Int J Med Sci 2021; 18(8):1798-1809. doi:10.7150/ijms.50871 This issue
1. Centre for Stem Cell Research, Faculty of Medicine and Health Sciences, Universiti Tunku Abdul Rahman, Selangor, Malaysia.
2. Postgraduate Program, Faculty of Medicine and Health Sciences, Universiti Tunku Abdul Rahman, Selangor, Malaysia.
3. Department of Preclinical Sciences, Faculty of Medicine and Health Sciences, Universiti Tunku Abdul Rahman, Selangor, Malaysia.
4. Dean's Office, Faculty of Medicine and Health Sciences, Universiti Tunku Abdul Rahman, Selangor, Malaysia.
5. Department of Medical Research, Taipei Veterans General Hospital, Taipei, Taiwan.
6. Department of Animal Science & Graduate Institute of Biotechnology, Chinese Culture University, Taipei, Taiwan.
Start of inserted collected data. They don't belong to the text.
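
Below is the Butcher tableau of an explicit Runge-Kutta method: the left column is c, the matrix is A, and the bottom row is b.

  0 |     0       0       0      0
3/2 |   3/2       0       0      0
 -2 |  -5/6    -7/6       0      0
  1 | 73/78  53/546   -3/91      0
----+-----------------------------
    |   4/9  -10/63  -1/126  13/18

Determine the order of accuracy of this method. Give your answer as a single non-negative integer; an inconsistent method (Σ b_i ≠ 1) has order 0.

b = (4/9, -10/63, -1/126, 13/18)
c = (0, 3/2, -2, 1)
Ac = (0, 0, -7/4, 11/52)
Σ b_i: 4/9·1 + (-10/63)·1 + (-1/126)·1 + 13/18·1 = 1 ✓
b·c: (-10/63)·3/2 + (-1/126)·(-2) + 13/18·1 = 1/2 ✓
b·c²: (-10/63)·9/4 + (-1/126)·4 + 13/18·1 = 1/3 ✓
b·Ac: (-1/126)·(-7/4) + 13/18·11/52 = 1/6 ✓
b·c³: (-10/63)·27/8 + (-1/126)·(-8) + 13/18·1 = 1/4 ✓
b·(c∘Ac): (-1/126)·7/2 + 13/18·11/52 = 1/8 ✓
b·Ac²: (-1/126)·(-21/8) + 13/18·9/104 = 1/12 ✓
b·A²c: 13/18·3/52 = 1/24 ✓; 4 stages ⇒ order 4.

4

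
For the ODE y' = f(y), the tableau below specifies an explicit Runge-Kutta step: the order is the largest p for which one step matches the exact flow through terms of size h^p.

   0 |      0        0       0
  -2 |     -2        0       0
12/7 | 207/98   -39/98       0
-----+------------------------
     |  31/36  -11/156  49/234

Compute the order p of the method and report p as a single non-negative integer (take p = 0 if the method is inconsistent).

3

b = (31/36, -11/156, 49/234)
c = (0, -2, 12/7)
Ac = (0, 0, 39/49)
Σ b_i: 31/36·1 + (-11/156)·1 + 49/234·1 = 1 ✓
b·c: (-11/156)·(-2) + 49/234·12/7 = 1/2 ✓
b·c²: (-11/156)·4 + 49/234·144/49 = 1/3 ✓
b·Ac: 49/234·39/49 = 1/6 ✓; 3 stages ⇒ order 3.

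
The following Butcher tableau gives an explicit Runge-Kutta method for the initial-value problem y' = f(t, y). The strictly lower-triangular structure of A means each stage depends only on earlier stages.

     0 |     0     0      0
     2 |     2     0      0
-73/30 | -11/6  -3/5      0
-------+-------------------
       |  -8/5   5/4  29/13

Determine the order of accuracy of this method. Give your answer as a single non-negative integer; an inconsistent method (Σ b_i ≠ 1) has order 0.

b = (-8/5, 5/4, 29/13)
c = (0, 2, -73/30)
Ac = (0, 0, -6/5)
Σ b_i: (-8/5)·1 + 5/4·1 + 29/13·1 = 489/260 ≠ 1 ⇒ order 0.

0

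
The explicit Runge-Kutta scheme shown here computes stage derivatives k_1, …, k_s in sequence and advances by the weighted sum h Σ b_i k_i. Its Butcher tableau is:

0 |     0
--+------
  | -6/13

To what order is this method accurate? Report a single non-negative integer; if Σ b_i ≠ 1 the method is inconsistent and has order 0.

b = (-6/13)
c = (0)
Σ b_i: (-6/13)·1 = -6/13 ≠ 1 ⇒ order 0.

0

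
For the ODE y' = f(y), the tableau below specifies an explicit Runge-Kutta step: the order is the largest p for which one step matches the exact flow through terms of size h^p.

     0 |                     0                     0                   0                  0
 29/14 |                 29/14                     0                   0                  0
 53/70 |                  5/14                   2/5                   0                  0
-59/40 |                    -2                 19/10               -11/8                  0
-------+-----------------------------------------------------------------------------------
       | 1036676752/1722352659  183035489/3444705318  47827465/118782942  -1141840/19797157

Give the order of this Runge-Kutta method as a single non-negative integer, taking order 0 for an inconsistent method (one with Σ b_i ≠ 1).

b = (1036676752/1722352659, 183035489/3444705318, 47827465/118782942, -1141840/19797157)
c = (0, 29/14, 53/70, -59/40)
Ac = (0, 0, 29/35, 1621/560)
Σ b_i: 1036676752/1722352659·1 + 183035489/3444705318·1 + 47827465/118782942·1 + (-1141840/19797157)·1 = 1 ✓
b·c: 183035489/3444705318·29/14 + 47827465/118782942·53/70 + (-1141840/19797157)·(-59/40) = 1/2 ✓
b·c²: 183035489/3444705318·841/196 + 47827465/118782942·2809/4900 + (-1141840/19797157)·3481/1600 = 1/3 ✓
b·Ac: 47827465/118782942·29/35 + (-1141840/19797157)·1621/560 = 1/6 ✓
b·c³: 183035489/3444705318·24389/2744 + 47827465/118782942·148877/343000 + (-1141840/19797157)·(-205379/64000) = 129154194683/155209710880 ≠ 1/4 ⇒ order 3.
b·(c∘Ac): 47827465/118782942·1537/2450 + (-1141840/19797157)·(-95639/22400) = 8295784267/16629611880 ≠ 1/8
b·Ac²: 47827465/118782942·841/490 + (-1141840/19797157)·288681/39200 = 316343563/1187829420 ≠ 1/12
b·A²c: (-1141840/19797157)·(-319/280) = 1300882/19797157 ≠ 1/24

3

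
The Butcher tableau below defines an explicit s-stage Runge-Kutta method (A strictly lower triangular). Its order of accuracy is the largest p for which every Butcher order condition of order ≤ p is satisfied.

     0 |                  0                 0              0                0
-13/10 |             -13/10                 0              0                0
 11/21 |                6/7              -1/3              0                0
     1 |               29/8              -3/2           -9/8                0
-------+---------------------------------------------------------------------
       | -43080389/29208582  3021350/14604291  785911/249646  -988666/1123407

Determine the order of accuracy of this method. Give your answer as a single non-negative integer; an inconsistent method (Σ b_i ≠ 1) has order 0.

3

b = (-43080389/29208582, 3021350/14604291, 785911/249646, -988666/1123407)
c = (0, -13/10, 11/21, 1)
Ac = (0, 0, 13/30, 381/280)
Σ b_i: (-43080389/29208582)·1 + 3021350/14604291·1 + 785911/249646·1 + (-988666/1123407)·1 = 1 ✓
b·c: 3021350/14604291·(-13/10) + 785911/249646·11/21 + (-988666/1123407)·1 = 1/2 ✓
b·c²: 3021350/14604291·169/100 + 785911/249646·121/441 + (-988666/1123407)·1 = 1/3 ✓
b·Ac: 785911/249646·13/30 + (-988666/1123407)·381/280 = 1/6 ✓
b·c³: 3021350/14604291·(-2197/1000) + 785911/249646·1331/9261 + (-988666/1123407)·1 = -416216053/471830940 ≠ 1/4 ⇒ order 3.
b·(c∘Ac): 785911/249646·143/630 + (-988666/1123407)·381/280 = -542540/1123407 ≠ 1/8
b·Ac²: 785911/249646·(-169/300) + (-988666/1123407)·(-6967/2450) = 229364489/314553960 ≠ 1/12
b·A²c: (-988666/1123407)·(-39/80) = 6426329/14978760 ≠ 1/24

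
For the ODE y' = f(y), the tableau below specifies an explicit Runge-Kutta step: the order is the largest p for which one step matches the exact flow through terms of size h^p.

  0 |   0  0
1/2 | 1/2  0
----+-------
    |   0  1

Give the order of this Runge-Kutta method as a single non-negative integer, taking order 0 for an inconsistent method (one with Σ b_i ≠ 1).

b = (0, 1)
c = (0, 1/2)
Σ b_i: 1·1 = 1 ✓
b·c: 1·1/2 = 1/2 ✓; 2 stages ⇒ order 2.

2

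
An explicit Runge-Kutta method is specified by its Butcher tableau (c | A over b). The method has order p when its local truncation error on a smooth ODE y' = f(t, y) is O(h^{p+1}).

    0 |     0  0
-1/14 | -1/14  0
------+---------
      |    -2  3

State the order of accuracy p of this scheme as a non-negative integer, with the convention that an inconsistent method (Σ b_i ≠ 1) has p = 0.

b = (-2, 3)
c = (0, -1/14)
Σ b_i: (-2)·1 + 3·1 = 1 ✓
b·c: 3·(-1/14) = -3/14 ≠ 1/2 ⇒ order 1.

1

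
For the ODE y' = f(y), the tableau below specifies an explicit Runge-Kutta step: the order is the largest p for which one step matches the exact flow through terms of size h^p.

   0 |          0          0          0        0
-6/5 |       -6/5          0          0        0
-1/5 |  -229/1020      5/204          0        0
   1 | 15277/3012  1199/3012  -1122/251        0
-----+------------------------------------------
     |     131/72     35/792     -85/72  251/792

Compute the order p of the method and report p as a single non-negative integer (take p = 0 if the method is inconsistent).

b = (131/72, 35/792, -85/72, 251/792)
c = (0, -6/5, -1/5, 1)
Ac = (0, 0, -1/34, 209/502)
Σ b_i: 131/72·1 + 35/792·1 + (-85/72)·1 + 251/792·1 = 1 ✓
b·c: 35/792·(-6/5) + (-85/72)·(-1/5) + 251/792·1 = 1/2 ✓
b·c²: 35/792·36/25 + (-85/72)·1/25 + 251/792·1 = 1/3 ✓
b·Ac: (-85/72)·(-1/34) + 251/792·209/502 = 1/6 ✓
b·c³: 35/792·(-216/125) + (-85/72)·(-1/125) + 251/792·1 = 1/4 ✓
b·(c∘Ac): (-85/72)·1/170 + 251/792·209/502 = 1/8 ✓
b·Ac²: (-85/72)·3/85 + 251/792·99/251 = 1/12 ✓
b·A²c: 251/792·33/251 = 1/24 ✓; 4 stages ⇒ order 4.

4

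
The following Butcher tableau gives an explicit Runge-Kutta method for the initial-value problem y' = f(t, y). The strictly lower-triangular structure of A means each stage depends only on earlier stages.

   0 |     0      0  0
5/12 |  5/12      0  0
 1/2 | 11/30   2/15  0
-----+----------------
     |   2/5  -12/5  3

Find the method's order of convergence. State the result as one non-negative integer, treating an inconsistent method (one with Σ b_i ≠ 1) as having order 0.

3

b = (2/5, -12/5, 3)
c = (0, 5/12, 1/2)
Ac = (0, 0, 1/18)
Σ b_i: 2/5·1 + (-12/5)·1 + 3·1 = 1 ✓
b·c: (-12/5)·5/12 + 3·1/2 = 1/2 ✓
b·c²: (-12/5)·25/144 + 3·1/4 = 1/3 ✓
b·Ac: 3·1/18 = 1/6 ✓; 3 stages ⇒ order 3.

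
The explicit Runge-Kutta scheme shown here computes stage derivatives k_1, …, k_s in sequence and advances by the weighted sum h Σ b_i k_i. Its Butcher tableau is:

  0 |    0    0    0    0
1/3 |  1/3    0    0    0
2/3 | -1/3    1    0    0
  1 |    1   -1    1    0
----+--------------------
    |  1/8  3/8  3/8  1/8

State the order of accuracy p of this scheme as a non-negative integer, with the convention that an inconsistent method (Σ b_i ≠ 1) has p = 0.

4

b = (1/8, 3/8, 3/8, 1/8)
c = (0, 1/3, 2/3, 1)
Ac = (0, 0, 1/3, 1/3)
Σ b_i: 1/8·1 + 3/8·1 + 3/8·1 + 1/8·1 = 1 ✓
b·c: 3/8·1/3 + 3/8·2/3 + 1/8·1 = 1/2 ✓
b·c²: 3/8·1/9 + 3/8·4/9 + 1/8·1 = 1/3 ✓
b·Ac: 3/8·1/3 + 1/8·1/3 = 1/6 ✓
b·c³: 3/8·1/27 + 3/8·8/27 + 1/8·1 = 1/4 ✓
b·(c∘Ac): 3/8·2/9 + 1/8·1/3 = 1/8 ✓
b·Ac²: 3/8·1/9 + 1/8·1/3 = 1/12 ✓
b·A²c: 1/8·1/3 = 1/24 ✓; 4 stages ⇒ order 4.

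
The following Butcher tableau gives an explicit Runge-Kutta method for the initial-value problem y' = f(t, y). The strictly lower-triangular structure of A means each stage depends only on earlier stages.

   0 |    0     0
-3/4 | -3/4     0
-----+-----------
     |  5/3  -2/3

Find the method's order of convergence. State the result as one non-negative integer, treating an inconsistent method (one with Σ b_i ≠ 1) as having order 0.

2

b = (5/3, -2/3)
c = (0, -3/4)
Σ b_i: 5/3·1 + (-2/3)·1 = 1 ✓
b·c: (-2/3)·(-3/4) = 1/2 ✓; 2 stages ⇒ order 2.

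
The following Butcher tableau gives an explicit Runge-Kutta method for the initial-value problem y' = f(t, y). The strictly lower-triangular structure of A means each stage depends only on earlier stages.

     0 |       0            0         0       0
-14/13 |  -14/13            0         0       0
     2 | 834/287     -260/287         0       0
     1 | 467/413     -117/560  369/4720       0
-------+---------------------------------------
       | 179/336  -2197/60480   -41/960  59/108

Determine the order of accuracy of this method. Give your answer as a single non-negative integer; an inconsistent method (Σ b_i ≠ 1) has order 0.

4

b = (179/336, -2197/60480, -41/960, 59/108)
c = (0, -14/13, 2, 1)
Ac = (0, 0, 40/41, 45/118)
Σ b_i: 179/336·1 + (-2197/60480)·1 + (-41/960)·1 + 59/108·1 = 1 ✓
b·c: (-2197/60480)·(-14/13) + (-41/960)·2 + 59/108·1 = 1/2 ✓
b·c²: (-2197/60480)·196/169 + (-41/960)·4 + 59/108·1 = 1/3 ✓
b·Ac: (-41/960)·40/41 + 59/108·45/118 = 1/6 ✓
b·c³: (-2197/60480)·(-2744/2197) + (-41/960)·8 + 59/108·1 = 1/4 ✓
b·(c∘Ac): (-41/960)·80/41 + 59/108·45/118 = 1/8 ✓
b·Ac²: (-41/960)·(-560/533) + 59/108·54/767 = 1/12 ✓
b·A²c: 59/108·9/118 = 1/24 ✓; 4 stages ⇒ order 4.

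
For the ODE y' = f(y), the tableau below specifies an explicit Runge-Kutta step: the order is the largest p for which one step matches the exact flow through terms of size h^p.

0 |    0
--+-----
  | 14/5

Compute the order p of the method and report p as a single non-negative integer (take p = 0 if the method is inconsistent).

b = (14/5)
c = (0)
Σ b_i: 14/5·1 = 14/5 ≠ 1 ⇒ order 0.

0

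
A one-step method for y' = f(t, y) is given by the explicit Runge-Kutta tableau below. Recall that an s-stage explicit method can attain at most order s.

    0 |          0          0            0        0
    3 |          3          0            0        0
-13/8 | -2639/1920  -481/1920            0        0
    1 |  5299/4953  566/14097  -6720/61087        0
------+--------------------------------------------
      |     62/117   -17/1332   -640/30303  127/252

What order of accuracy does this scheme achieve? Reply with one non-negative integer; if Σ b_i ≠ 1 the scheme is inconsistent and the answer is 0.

4

b = (62/117, -17/1332, -640/30303, 127/252)
c = (0, 3, -13/8, 1)
Ac = (0, 0, -481/640, 38/127)
Σ b_i: 62/117·1 + (-17/1332)·1 + (-640/30303)·1 + 127/252·1 = 1 ✓
b·c: (-17/1332)·3 + (-640/30303)·(-13/8) + 127/252·1 = 1/2 ✓
b·c²: (-17/1332)·9 + (-640/30303)·169/64 + 127/252·1 = 1/3 ✓
b·Ac: (-640/30303)·(-481/640) + 127/252·38/127 = 1/6 ✓
b·c³: (-17/1332)·27 + (-640/30303)·(-2197/512) + 127/252·1 = 1/4 ✓
b·(c∘Ac): (-640/30303)·6253/5120 + 127/252·38/127 = 1/8 ✓
b·Ac²: (-640/30303)·(-1443/640) + 127/252·9/127 = 1/12 ✓
b·A²c: 127/252·21/254 = 1/24 ✓; 4 stages ⇒ order 4.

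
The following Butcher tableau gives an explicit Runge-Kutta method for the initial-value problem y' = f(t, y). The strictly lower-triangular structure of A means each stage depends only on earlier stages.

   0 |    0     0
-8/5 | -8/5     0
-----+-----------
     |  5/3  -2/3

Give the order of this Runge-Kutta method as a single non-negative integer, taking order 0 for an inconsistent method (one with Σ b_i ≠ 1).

b = (5/3, -2/3)
c = (0, -8/5)
Σ b_i: 5/3·1 + (-2/3)·1 = 1 ✓
b·c: (-2/3)·(-8/5) = 16/15 ≠ 1/2 ⇒ order 1.

1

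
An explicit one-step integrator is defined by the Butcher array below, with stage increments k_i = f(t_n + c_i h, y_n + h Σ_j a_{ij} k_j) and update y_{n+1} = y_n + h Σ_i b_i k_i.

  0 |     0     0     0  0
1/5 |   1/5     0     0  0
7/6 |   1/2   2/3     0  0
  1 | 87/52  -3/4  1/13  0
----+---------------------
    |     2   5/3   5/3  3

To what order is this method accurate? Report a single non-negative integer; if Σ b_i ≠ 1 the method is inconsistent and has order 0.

b = (2, 5/3, 5/3, 3)
c = (0, 1/5, 7/6, 1)
Ac = (0, 0, 2/15, -47/780)
Σ b_i: 2·1 + 5/3·1 + 5/3·1 + 3·1 = 25/3 ≠ 1 ⇒ order 0.

0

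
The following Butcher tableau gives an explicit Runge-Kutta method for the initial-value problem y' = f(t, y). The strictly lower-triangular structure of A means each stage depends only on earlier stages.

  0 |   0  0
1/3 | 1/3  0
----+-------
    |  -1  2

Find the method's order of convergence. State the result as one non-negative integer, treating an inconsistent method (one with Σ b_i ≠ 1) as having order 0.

b = (-1, 2)
c = (0, 1/3)
Σ b_i: (-1)·1 + 2·1 = 1 ✓
b·c: 2·1/3 = 2/3 ≠ 1/2 ⇒ order 1.

1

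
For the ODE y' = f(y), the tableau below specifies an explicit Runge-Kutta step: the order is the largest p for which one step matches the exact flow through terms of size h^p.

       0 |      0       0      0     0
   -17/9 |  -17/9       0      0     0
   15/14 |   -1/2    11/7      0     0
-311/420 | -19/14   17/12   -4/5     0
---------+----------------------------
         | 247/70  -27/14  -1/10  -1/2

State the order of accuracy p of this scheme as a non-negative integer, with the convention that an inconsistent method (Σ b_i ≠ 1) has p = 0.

1

b = (247/70, -27/14, -1/10, -1/2)
c = (0, -17/9, 15/14, -311/420)
Ac = (0, 0, -187/63, -2671/756)
Σ b_i: 247/70·1 + (-27/14)·1 + (-1/10)·1 + (-1/2)·1 = 1 ✓
b·c: (-27/14)·(-17/9) + (-1/10)·15/14 + (-1/2)·(-311/420) = 3281/840 ≠ 1/2 ⇒ order 1.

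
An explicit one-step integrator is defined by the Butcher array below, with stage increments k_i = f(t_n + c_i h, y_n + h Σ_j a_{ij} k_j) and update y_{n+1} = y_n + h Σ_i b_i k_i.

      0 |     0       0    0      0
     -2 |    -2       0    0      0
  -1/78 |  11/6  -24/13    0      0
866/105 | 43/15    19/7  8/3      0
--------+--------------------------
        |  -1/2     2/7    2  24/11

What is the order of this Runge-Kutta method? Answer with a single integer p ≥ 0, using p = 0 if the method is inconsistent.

b = (-1/2, 2/7, 2, 24/11)
c = (0, -2, -1/78, 866/105)
Ac = (0, 0, 48/13, -4474/819)
Σ b_i: (-1/2)·1 + 2/7·1 + 2·1 + 24/11·1 = 611/154 ≠ 1 ⇒ order 0.

0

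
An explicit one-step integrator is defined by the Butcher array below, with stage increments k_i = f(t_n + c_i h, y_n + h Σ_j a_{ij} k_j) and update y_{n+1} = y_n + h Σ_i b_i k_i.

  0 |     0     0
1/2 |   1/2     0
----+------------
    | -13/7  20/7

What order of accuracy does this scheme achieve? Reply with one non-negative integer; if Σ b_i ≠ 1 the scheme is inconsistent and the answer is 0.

1

b = (-13/7, 20/7)
c = (0, 1/2)
Σ b_i: (-13/7)·1 + 20/7·1 = 1 ✓
b·c: 20/7·1/2 = 10/7 ≠ 1/2 ⇒ order 1.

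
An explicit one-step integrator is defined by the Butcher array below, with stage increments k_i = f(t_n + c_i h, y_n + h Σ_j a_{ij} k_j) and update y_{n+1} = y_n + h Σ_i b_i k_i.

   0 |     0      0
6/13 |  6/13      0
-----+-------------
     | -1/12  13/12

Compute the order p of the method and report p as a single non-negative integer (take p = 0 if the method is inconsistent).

b = (-1/12, 13/12)
c = (0, 6/13)
Σ b_i: (-1/12)·1 + 13/12·1 = 1 ✓
b·c: 13/12·6/13 = 1/2 ✓; 2 stages ⇒ order 2.

2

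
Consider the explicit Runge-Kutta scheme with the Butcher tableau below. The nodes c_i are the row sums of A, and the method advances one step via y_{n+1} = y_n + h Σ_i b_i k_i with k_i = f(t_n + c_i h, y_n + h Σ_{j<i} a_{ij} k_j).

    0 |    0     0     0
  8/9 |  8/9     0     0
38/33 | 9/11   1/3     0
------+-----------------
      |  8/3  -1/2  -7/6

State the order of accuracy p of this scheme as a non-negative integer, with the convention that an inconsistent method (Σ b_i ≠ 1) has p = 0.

1

b = (8/3, -1/2, -7/6)
c = (0, 8/9, 38/33)
Ac = (0, 0, 8/27)
Σ b_i: 8/3·1 + (-1/2)·1 + (-7/6)·1 = 1 ✓
b·c: (-1/2)·8/9 + (-7/6)·38/33 = -59/33 ≠ 1/2 ⇒ order 1.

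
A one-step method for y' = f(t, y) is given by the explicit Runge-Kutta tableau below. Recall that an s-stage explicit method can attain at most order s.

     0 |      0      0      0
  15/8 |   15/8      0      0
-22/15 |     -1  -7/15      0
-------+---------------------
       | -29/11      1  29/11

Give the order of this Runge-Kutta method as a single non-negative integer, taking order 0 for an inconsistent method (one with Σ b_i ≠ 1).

1

b = (-29/11, 1, 29/11)
c = (0, 15/8, -22/15)
Ac = (0, 0, -7/8)
Σ b_i: (-29/11)·1 + 1·1 + 29/11·1 = 1 ✓
b·c: 1·15/8 + 29/11·(-22/15) = -239/120 ≠ 1/2 ⇒ order 1.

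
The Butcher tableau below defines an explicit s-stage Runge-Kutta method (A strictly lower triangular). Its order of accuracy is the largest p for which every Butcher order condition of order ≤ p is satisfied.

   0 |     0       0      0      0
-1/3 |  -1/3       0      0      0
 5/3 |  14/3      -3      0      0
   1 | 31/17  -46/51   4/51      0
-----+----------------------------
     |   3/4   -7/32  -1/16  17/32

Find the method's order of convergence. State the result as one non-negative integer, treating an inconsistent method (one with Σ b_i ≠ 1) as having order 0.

b = (3/4, -7/32, -1/16, 17/32)
c = (0, -1/3, 5/3, 1)
Ac = (0, 0, 1, 22/51)
Σ b_i: 3/4·1 + (-7/32)·1 + (-1/16)·1 + 17/32·1 = 1 ✓
b·c: (-7/32)·(-1/3) + (-1/16)·5/3 + 17/32·1 = 1/2 ✓
b·c²: (-7/32)·1/9 + (-1/16)·25/9 + 17/32·1 = 1/3 ✓
b·Ac: (-1/16)·1 + 17/32·22/51 = 1/6 ✓
b·c³: (-7/32)·(-1/27) + (-1/16)·125/27 + 17/32·1 = 1/4 ✓
b·(c∘Ac): (-1/16)·5/3 + 17/32·22/51 = 1/8 ✓
b·Ac²: (-1/16)·(-1/3) + 17/32·2/17 = 1/12 ✓
b·A²c: 17/32·4/51 = 1/24 ✓; 4 stages ⇒ order 4.

4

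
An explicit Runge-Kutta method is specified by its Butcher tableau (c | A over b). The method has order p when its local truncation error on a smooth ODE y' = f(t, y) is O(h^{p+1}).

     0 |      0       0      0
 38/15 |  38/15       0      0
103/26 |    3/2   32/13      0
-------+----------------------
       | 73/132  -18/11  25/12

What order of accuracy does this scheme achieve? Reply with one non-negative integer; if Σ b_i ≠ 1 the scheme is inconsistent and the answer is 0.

1

b = (73/132, -18/11, 25/12)
c = (0, 38/15, 103/26)
Ac = (0, 0, 1216/195)
Σ b_i: 73/132·1 + (-18/11)·1 + 25/12·1 = 1 ✓
b·c: (-18/11)·38/15 + 25/12·103/26 = 70489/17160 ≠ 1/2 ⇒ order 1.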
7. Institutes of Pharmacology, National Yang-Ming University, Taipei, Taiwan.
8. Institute of Clinical Medicine, National Yang-Ming University, Taipei, Taiwan.
Cell migration and invasion are modulated by epithelial-to-mesenchymal transition (EMT) and the reverse MET process. Despite the detection of microRNA-362 (miR-362, both the miR-362-5p and -3p species) in cancers, none of the identified miR-362 targets is a mesenchymal or epithelial factor to link miR-362 with EMT/MET and metastasis. Focusing on the TGF-β/SMAD signaling pathway in this work, luciferase assays and western blot data showed that miR-362 targeted and negatively regulated expression of SMAD4 and E-cadherin, but not SNAI1, which is regulated by SMAD4. However, miR-362 knockdown also down-regulated SMAD4 and SNAI1, but up-regulated E-cadherin expression. Wound-healing and transwell assays further showed that miR-362 knockdown suppressed cell migration and invasion, effects which were reversed by over-expressing SMAD4 or SNAI1, or by knocking down E-cadherin in the miR-362 knockdown cells. In orthotopic mice, miR-362 knockdown inhibited metastasis, and displayed the same SMAD4 and E-cadherin expression profiles in the tumors as in the in vitro studies. A scheme is proposed to integrate miR-362 negative regulation via SMAD4, and to explain miR-362 positive regulation of SMAD4 via miR-362 targeting of known SMAD4 suppressors, BRK and DACH1, which would have resulted in SMAD4 depletion and annulment of subsequent involvement in TGF-β signaling actions. Hence, miR-362 both negatively and positively regulates SMAD4 expression in TGF-β/SMAD signaling pathway to suppress cell motility and invasiveness and metastasis, and may explain the reported clinical association of anti-miR-362 with suppressed metastasis in various cancers. MiR-362 knockdown in miR-362-positive cancer cells may be used as a therapeutic strategy to suppress metastasis.
Keywords: microRNA-362, EMT/MET, SMAD4, TGF-β/SMAD signaling pathway, cell migration/invasion, metastasis.